CasaPound Forlì ricorda Niccolò Giani

Uno striscione affisso al PalaFiera, così CasaPound Italia Forlì ha voluto ricordare la scorsa notte la figura di Niccolò Giani, docente universitario, giornalista, cofondatore della "Scuola di mistica fascista"

Nota - Questo comunicato è stato pubblicato integralmente come contributo esterno. Questo contenuto non è pertanto un articolo prodotto dalla redazione di ForlìToday

Uno striscione affisso al PalaFiera, così CasaPound Italia Forlì ha voluto ricordare la scorsa notte la figura di Niccolò Giani, docente universitario, giornalista, cofondatore della "Scuola di mistica fascista" ed infine soldato. Caduto sul fronte greco albanese il 14 marzo del 1941 durante l'assalto per la conquista della Punta Nord del Mali Scindeli.

"Abbiamo voluto ricordare un personaggio che tanto ha dato all’Italia - dichiara Alessia De Angelis, responsabile provinciale di CasaPound Italia Forlì - sia come giornalista e professore, che come soldato. Una figura che spesso viene di proposito dimenticata perché uomo del regime, scomodo e 'non conforme' per i tempi attuali".

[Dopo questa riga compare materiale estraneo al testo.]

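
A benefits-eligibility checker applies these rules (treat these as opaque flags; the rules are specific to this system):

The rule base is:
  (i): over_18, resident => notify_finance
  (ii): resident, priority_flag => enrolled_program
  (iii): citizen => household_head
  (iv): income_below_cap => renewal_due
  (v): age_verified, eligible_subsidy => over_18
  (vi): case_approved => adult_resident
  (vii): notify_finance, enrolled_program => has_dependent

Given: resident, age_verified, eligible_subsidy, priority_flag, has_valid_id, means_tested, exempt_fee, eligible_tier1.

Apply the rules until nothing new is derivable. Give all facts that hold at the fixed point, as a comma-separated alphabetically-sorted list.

age_verified, eligible_subsidy, eligible_tier1, enrolled_program, exempt_fee, has_dependent, has_valid_id, means_tested, notify_finance, over_18, priority_flag, resident

Round 1: (ii) [resident, priority_flag => enrolled_program]; (v) [age_verified, eligible_subsidy => over_18]. New: enrolled_program, over_18.
Round 2: (i) [over_18, resident => notify_finance]. New: notify_finance.
Round 3: (vii) [notify_finance, enrolled_program => has_dependent]. New: has_dependent.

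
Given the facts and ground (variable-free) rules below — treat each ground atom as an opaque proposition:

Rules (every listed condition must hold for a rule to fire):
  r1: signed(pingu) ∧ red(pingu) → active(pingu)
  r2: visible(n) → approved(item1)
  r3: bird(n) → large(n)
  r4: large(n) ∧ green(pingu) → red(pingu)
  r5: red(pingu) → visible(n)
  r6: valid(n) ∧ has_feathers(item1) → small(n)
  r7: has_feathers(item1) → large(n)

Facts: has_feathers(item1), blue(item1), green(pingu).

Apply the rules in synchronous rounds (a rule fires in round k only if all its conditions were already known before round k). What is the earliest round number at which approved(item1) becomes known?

4

[1] r7 [has_feathers(item1) → large(n)]. ⇒ new: large(n).
[2] r4 [large(n) ∧ green(pingu) → red(pingu)]. ⇒ new: red(pingu).
[3] r5 [red(pingu) → visible(n)]. ⇒ new: visible(n).
[4] r2 [visible(n) → approved(item1)]. ⇒ new: approved(item1).
approved(item1) first appears in round 4.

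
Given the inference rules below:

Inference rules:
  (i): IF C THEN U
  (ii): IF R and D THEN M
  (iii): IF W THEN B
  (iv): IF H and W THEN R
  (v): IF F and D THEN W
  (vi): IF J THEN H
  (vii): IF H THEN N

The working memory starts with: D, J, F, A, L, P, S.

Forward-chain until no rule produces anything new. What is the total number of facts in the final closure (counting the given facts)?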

"Vogliamo che sia da esempio – conclude- proprio per il connubio pensiero azione che ha caratterizzato la sua vita e la sua morte, avvenuta sul fronte greco proprio il 14 marzo del 1941. In un momento di crisi italiana, sia economica che valoriale, il suo pensiero ci pare più che appropriato e di grande attualità: marciare e vincere, non si puo' se non si combatte".